So Bai decided to conquer his fear, laying bare his vulnerabilities. He participated in English language workshops on campus, joined the Brown Swing Club and held Chinese language conversations with fellow students. Those interactions led to deep connections with others at Brown and gave Bai enough confidence to march alongside his peers in support of Asian Americans and Pacific Islanders.
“In my own journey at Brown, I realized that if I abandon fear and stay true to myself and others, eventually vulnerability leads to courage and strength,” he said. “Vulnerability really connects us, because we have all been through a tough time. It gives us the foundation to trust and support each other.”
He advised his fellow graduates to never forget their vulnerability, because it is the key to remaining compassionate and effecting positive change: “I hope you maintain a strong, trusting heart — a heart that can still feel vulnerable; a heart that is open and tolerant to uncertainty; a heart that can relate to people who are still suffering in the world.”
In a tribute to open-hearted science, the Graduate School paid special recognition to astrophysicist Brian Keating, a Brown master’s and Ph.D. graduate, at the doctoral ceremony. Keating, now a professor of physics at the University of California San Diego, was awarded the Horace Mann Medal, given each year to an alum who has made outstanding contributions to their field. Dean of the Graduate School Andrew Campbell said that Keating is currently working with researchers from 35 global institutions to construct an observatory in the Atacama Desert of Chile — the largest ever cosmology collaboration — and regularly translates the impact of his research to the public via a top-rated podcast series called “Into the Impossible.”
And Ph.D. graduates showed their appreciation for one particularly open-hearted staff member: Lorraine Mazza, manager of graduate studies in the Department of English. Mazza, a 44-year veteran at Brown, was given the Wilson-DeBlois Award for her enduring support of the graduate student community and for “making herself available as a friend and confidante,” said doctoral candidate Beenish Pervaiz.
‘Scholars of uncertainty’
For the M.D. Class of 2022, training to be doctors during the height of the pandemic underscored one of the biggest and most humbling lessons of their profession: contending with the fact that they’ll never have all the answers. Uncertainty is a given in medicine, said Adriel Barrios-Anderson in his address to fellow Warren Alpert Medical School graduates at the First Unitarian Church on Sunday.

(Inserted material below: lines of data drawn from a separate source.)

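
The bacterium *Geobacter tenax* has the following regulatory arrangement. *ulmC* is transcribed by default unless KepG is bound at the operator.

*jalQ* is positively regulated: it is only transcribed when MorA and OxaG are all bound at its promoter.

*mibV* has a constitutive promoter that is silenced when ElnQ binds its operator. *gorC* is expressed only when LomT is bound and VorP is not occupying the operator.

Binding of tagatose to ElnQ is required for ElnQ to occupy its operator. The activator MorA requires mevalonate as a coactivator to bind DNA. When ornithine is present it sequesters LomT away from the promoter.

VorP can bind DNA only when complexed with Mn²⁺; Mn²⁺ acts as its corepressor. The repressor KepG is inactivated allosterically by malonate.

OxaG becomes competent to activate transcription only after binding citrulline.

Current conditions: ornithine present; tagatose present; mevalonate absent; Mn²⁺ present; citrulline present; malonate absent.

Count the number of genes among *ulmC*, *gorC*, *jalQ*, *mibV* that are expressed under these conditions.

0

Malonate is absent, so KepG is active.
With repressor KepG bound, *ulmC* is not transcribed.
→ *ulmC* is OFF.
Ornithine is present, so LomT is inactive.
Mn²⁺ is present, so VorP is active.
With repressor VorP bound, *gorC* is not transcribed.
→ *gorC* is OFF.
Mevalonate is absent, so MorA is inactive.
Citrulline is present, so OxaG is active.
Required activator MorA is absent, so *jalQ* is not transcribed.
→ *jalQ* is OFF.
Tagatose is present, so ElnQ is active.
With repressor ElnQ bound, *mibV* is not transcribed.
→ *mibV* is OFF.
0 of the 4 genes are transcribed.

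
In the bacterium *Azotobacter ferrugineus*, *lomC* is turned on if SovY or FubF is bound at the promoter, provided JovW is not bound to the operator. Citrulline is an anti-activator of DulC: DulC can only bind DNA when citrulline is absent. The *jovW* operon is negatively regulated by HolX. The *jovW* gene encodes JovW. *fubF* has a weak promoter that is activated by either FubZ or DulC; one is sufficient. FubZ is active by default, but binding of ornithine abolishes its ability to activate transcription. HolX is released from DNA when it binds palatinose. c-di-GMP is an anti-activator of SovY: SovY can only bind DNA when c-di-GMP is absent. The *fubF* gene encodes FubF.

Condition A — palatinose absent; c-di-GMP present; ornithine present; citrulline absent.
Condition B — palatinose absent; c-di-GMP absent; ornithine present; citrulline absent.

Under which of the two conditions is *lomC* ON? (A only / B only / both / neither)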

“This space or gap between what we know and what we don’t is the uncertainty that we are called to navigate throughout our entire careers as physicians,” he said.
Even though they just received their degrees, Brown’s 2022 medical graduates are already unusually familiar with this aspect of the medical profession — as is the M.D. Class of 2020, a dozen of whom joined the in-person procession and Commencement ceremonies, two years after the pandemic postponed plans for their own.
“Many of us entered the hospitals right when the world told everyone to stay out of them,” Barrios-Anderson said. He praised his classmates for using what they did know to help out during the chaos of the pandemic, by supporting overflowing clinics, helping with call lines, working for the Rhode Island Department of Health, and participating in research efforts to better understand the impact of the pandemic on vulnerable populations.